According to Cian O’Carroll of Reon Technologies who specialises in installing home automation systems: “The router supplied by your internet service provider is generally a cheap device designed for a small home. Modern homes with quality insulation and older homes with thick walls require multiple wifi access points and a decent quality router to ensure even and reliable coverage.”
The increasing number of wirelessly connected devices in our homes could prove irresistible to hackers. And according to a recent article in the New York Times “it could allow them to spread malicious code through the air, like a flu virus on an airplane”.

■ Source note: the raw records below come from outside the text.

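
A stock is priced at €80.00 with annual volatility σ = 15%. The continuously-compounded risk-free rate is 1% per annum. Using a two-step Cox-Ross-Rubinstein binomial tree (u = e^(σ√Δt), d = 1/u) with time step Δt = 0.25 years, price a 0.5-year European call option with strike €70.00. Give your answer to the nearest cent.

CRR parameters: u = e^(σ√Δt) = e^(0.15·√0.25) = 1.0779, d = 1/u = 0.9277
Per-period rate: rΔt = 0.01·0.25 = 0.0025, so R = e^0.0025 = 1.0025
Risk-neutral probability p = (e^0.0025 − 0.9277)/(1.0779 − 0.9277) = 0.0748/0.1501 = 0.4979
Terminal stock prices: S_uu = 92.95, S_ud = 80, S_dd = 68.86
Terminal payoffs (S − K): max(22.95, 0) = 22.95, max(10, 0) = 10, max(-1.143, 0) = 0
Node u (S = 86.23): V_u = e^(−0.0025)·[0.4979·22.9467 + 0.5021·10.0000] = 16.4055
Node d (S = 74.22): V_d = e^(−0.0025)·[0.4979·10.0000 + 0.5021·0.0000] = 4.9669
Node 0 (S = 80): V_0 = e^(−0.0025)·[0.4979·16.4055 + 0.5021·4.9669] = 10.6359

€10.64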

Many of the inexpensive versions of smart devices like light bulbs and security cameras can leave your network open to hacking. Rather than relying on the router provided by your broadband supplier it’s worth getting a professional to provide a more advanced version which will be more reliable and secure.
Another area of concern with things moving increasingly online is internet safety for kids. So it’s really important for parents to feel they have some control over the internet usage in their homes. One solution is to have two networks, one for parents and a separate one for kids, both of which run from the same router but can be managed independently.
“Only the adult has access to the parent wifi network and the kids network can be simply managed to allow access at certain times and days of the week. This is great for younger children to keep them safe and for older children it can be useful during school term and at exam time”, says Cian O’Carroll.
If you are concerned about your child’s internet safety you could consider setting up a passcode on all of the devices they can access the internet with – that only you know. It’s also worth ensuring each device has a block on any types of site you consider to be risky.
It’s important to educate children about the nasty side of the internet but it can often fall on deaf ears. There are, however, some wonderful online resources which children really respond to such as The Cynja which is an online comic that helps to educate “kids of all ages” to help them make smart choices online and learn about online safety.